Nicolas Bosshardt

Personal information
- Full name: Nicolas Bosshardt
- Date of birth: 8 April 2007 (age 19)
- Place of birth: São Paulo, Brazil
- Height: 1.76 m (5 ft 9 in)
- Position: Left-back

Team information
- Current team: São Paulo
- Number: 56

Youth career
- 2018–: São Paulo
- 2025: → VfB Stuttgart (loan)

Senior career*
- Years: Team / Apps / (Gls)
- 2025–: São Paulo / 1 / (0)

= Nicolas Bosshardt =

Brazilian footballer (born 2008)

Nicolas Bosshardt (born 8 April 2007) is a Brazilian-Swiss professional footballer who plays as a left-back for Campeonato Brasileiro Série A club São Paulo.

==Career==

Revealed from São Paulo's youth academy, Bosshardt rose to prominence in 2024 in the under-17 category, attracting the attention of European clubs such as Barcelona.
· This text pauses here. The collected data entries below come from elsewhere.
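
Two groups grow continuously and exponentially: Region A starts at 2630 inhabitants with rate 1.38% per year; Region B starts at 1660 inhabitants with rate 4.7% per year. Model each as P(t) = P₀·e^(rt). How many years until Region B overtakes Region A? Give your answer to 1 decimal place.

t ≈ 13.9 years

2630·e^(0.0138t) = 1660·e^(0.047t)
2630/1660 = e^((0.047 − 0.0138)t) → ln(1.58434) = 0.0332·t
t = 0.46017 / 0.0332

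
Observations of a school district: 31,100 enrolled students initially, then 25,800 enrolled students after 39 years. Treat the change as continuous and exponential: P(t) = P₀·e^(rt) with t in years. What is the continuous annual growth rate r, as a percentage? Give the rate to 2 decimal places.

25800 = 31100 · e^(r·39)
e^(39r) = 25800/31100 = 0.82958
r = ln(0.82958) / 39 = -0.18683 / 39

r ≈ -0.48% per year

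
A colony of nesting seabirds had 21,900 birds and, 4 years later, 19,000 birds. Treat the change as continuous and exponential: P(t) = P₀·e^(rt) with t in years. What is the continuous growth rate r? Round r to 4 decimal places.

r ≈ -0.0355 per year

19000 = 21900 · e^(r·4)
e^(4r) = 19000/21900 = 0.86758
r = ln(0.86758) / 4 = -0.14205 / 4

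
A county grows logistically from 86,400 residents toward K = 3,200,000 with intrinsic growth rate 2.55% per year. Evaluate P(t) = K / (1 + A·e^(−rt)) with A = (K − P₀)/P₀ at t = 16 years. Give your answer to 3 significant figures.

≈ 128,000 residents

A = (3200000 − 86400)/86400 = 36.03704
P(16) = 3200000 / (1 + 36.03704·e^(−0.0255·16)) = 3200000 / (1 + 36.03704·0.664979)
= 3200000 / 24.96387 ≈ 128185.26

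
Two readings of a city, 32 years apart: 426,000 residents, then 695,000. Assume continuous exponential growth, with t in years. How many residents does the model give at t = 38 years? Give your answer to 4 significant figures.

≈ 761,800 residents

r = ln(695000/426000) / 32 ≈ 0.015296 per year
P(38) = 426000 · e^(0.015296·38) = 426000 · 1.78827 ≈ 761802.96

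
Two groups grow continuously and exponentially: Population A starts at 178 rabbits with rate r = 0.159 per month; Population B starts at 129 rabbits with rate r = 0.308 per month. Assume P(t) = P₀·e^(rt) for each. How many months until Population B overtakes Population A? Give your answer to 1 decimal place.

178·e^(0.159t) = 129·e^(0.308t)
178/129 = e^((0.308 − 0.159)t) → ln(1.37984) = 0.149·t
t = 0.32197 / 0.149

t ≈ 2.2 months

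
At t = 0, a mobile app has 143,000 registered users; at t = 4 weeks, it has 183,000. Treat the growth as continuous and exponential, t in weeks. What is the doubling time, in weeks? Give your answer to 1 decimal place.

doubling time ≈ 11.2 weeks

r = ln(183000/143000) / 4 = ln(1.27972) / 4 ≈ 0.06166 per week
doubling time = ln 2 / |r| = 0.69315 / 0.06166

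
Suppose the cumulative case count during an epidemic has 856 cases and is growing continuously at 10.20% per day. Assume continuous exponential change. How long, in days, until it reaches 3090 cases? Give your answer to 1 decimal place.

t ≈ 12.6 days

3090 = 856 · e^(0.102·t)
t = ln(3090/856) / 0.102 = ln(3.60981) / 0.102 = 1.28366 / 0.102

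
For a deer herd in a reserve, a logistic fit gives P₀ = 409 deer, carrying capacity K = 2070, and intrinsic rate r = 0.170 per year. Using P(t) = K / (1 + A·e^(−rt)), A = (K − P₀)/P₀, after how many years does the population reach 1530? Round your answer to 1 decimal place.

A = (2070 − 409)/409 = 4.06112
1530 = 2070/(1 + 4.06112·e^(−0.17t)) → 1 + 4.06112·e^(−0.17t) = 1.35294
e^(−0.17t) = 0.086907 → t = ln(11.50652)/0.17 = 2.44291/0.17

t ≈ 14.4 years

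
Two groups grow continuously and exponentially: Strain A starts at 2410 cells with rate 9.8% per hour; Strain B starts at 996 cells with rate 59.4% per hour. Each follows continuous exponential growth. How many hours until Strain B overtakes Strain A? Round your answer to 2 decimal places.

2410·e^(0.098t) = 996·e^(0.594t)
2410/996 = e^((0.594 − 0.098)t) → ln(2.41968) = 0.496·t
t = 0.88363 / 0.496

t ≈ 1.78 hours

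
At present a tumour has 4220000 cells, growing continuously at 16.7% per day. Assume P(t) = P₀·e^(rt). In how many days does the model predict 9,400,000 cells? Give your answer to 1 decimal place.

9400000 = 4220000 · e^(0.167·t)
t = ln(9400000/4220000) / 0.167 = ln(2.22749) / 0.167 = 0.80087 / 0.167

t ≈ 4.8 days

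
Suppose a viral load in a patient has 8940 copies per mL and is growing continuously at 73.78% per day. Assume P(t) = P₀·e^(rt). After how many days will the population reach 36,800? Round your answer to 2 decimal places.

36800 = 8940 · e^(0.7378·t)
t = ln(36800/8940) / 0.7378 = ln(4.11633) / 0.7378 = 1.41496 / 0.7378

t ≈ 1.92 days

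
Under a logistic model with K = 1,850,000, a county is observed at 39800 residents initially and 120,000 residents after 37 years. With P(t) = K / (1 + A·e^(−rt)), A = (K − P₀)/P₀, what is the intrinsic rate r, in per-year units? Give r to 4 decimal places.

r ≈ 0.0311 per year

A = (1850000 − 39800)/39800 = 45.48241
120000 = 1850000/(1 + 45.48241·e^(−r·37)) → e^(−37r) = (15.41667 − 1)/45.48241 = 0.316972
r = −ln(0.316972)/37 = 1.14894/37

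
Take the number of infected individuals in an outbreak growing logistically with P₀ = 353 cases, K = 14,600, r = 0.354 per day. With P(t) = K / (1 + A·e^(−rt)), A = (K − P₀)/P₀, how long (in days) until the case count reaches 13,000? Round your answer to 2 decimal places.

A = (14600 − 353)/353 = 40.35977
13000 = 14600/(1 + 40.35977·e^(−0.354t)) → 1 + 40.35977·e^(−0.354t) = 1.12308
e^(−0.354t) = 0.003049 → t = ln(327.92316)/0.354 = 5.79278/0.354

t ≈ 16.36 days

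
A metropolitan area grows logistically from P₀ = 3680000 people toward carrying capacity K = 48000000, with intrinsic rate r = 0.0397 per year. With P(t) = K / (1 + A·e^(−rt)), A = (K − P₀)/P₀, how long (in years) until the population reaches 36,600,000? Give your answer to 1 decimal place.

t ≈ 92.1 years

A = (48000000 − 3680000)/3680000 = 12.04348
36600000 = 48000000/(1 + 12.04348·e^(−0.0397t)) → 1 + 12.04348·e^(−0.0397t) = 1.31148
e^(−0.0397t) = 0.025863 → t = ln(38.6659)/0.0397 = 3.65496/0.0397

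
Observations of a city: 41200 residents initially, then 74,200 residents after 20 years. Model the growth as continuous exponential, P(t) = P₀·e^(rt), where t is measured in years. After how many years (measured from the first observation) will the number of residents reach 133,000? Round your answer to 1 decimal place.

r = ln(74200/41200) / 20 ≈ 0.029416 per year
t = ln(133000/41200) / r = 1.17191 / 0.029416 ≈ 39.839

t ≈ 39.8 years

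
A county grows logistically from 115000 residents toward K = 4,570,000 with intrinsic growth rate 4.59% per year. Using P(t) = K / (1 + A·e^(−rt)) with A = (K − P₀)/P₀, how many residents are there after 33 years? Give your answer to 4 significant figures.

≈ 480,200 residents

A = (4570000 − 115000)/115000 = 38.73913
P(33) = 4570000 / (1 + 38.73913·e^(−0.0459·33)) = 4570000 / (1 + 38.73913·0.219874)
= 4570000 / 9.51773 ≈ 480156.36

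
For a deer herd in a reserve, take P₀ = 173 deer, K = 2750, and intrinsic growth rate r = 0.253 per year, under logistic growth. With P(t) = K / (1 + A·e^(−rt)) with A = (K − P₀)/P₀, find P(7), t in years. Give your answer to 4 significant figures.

A = (2750 − 173)/173 = 14.89595
P(7) = 2750 / (1 + 14.89595·e^(−0.253·7)) = 2750 / (1 + 14.89595·0.170163)
= 2750 / 3.53474 ≈ 777.99

≈ 778.0 deer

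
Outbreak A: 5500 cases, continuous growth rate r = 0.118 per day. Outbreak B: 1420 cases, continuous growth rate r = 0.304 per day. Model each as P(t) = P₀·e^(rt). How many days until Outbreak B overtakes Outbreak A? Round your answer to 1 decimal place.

t ≈ 7.3 days

5500·e^(0.118t) = 1420·e^(0.304t)
5500/1420 = e^((0.304 − 0.118)t) → ln(3.87324) = 0.186·t
t = 1.35409 / 0.186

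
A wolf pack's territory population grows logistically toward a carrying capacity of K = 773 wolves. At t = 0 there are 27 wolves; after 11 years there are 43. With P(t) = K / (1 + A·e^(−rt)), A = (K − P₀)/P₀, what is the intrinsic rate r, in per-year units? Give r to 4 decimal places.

A = (773 − 27)/27 = 27.62963
43 = 773/(1 + 27.62963·e^(−r·11)) → e^(−11r) = (17.97674 − 1)/27.62963 = 0.61444
r = −ln(0.61444)/11 = 0.48704/11

r ≈ 0.0443 per year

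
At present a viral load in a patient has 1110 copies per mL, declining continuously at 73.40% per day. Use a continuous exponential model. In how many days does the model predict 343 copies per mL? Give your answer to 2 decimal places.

343 = 1110 · e^(-0.734·t)
t = ln(343/1110) / -0.734 = ln(0.30901) / -0.734 = -1.17438 / -0.734

t ≈ 1.60 days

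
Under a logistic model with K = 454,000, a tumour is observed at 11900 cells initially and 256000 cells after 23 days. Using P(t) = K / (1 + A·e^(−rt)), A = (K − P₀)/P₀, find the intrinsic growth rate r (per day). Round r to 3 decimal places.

A = (454000 − 11900)/11900 = 37.15126
256000 = 454000/(1 + 37.15126·e^(−r·23)) → e^(−23r) = (1.77344 − 1)/37.15126 = 0.020819
r = −ln(0.020819)/23 = 3.87191/23

r ≈ 0.168 per day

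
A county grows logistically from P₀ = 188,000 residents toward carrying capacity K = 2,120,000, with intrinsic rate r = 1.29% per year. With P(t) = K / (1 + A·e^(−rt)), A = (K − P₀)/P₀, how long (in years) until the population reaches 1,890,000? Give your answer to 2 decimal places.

A = (2120000 − 188000)/188000 = 10.2766
1890000 = 2120000/(1 + 10.2766·e^(−0.0129t)) → 1 + 10.2766·e^(−0.0129t) = 1.12169
e^(−0.0129t) = 0.011842 → t = ln(84.44681)/0.0129 = 4.43612/0.0129

t ≈ 343.89 years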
In 2025, after having his contract renewed until December 2029, he was loaned alongside Samuel Monteiro for an exchange period at VfB Stuttgart, returning to compete in the Campeonato Brasileiro Sub-20. In August, he was promoted to São Paulo's senior squad by coach Hernán Crespo.

On 3 August 2026, Nicolas was arrested after running over an elderly man in the Alphaville neighborhood of São Paulo. However, the day after the incident, provisional release was granted at a custody hearing.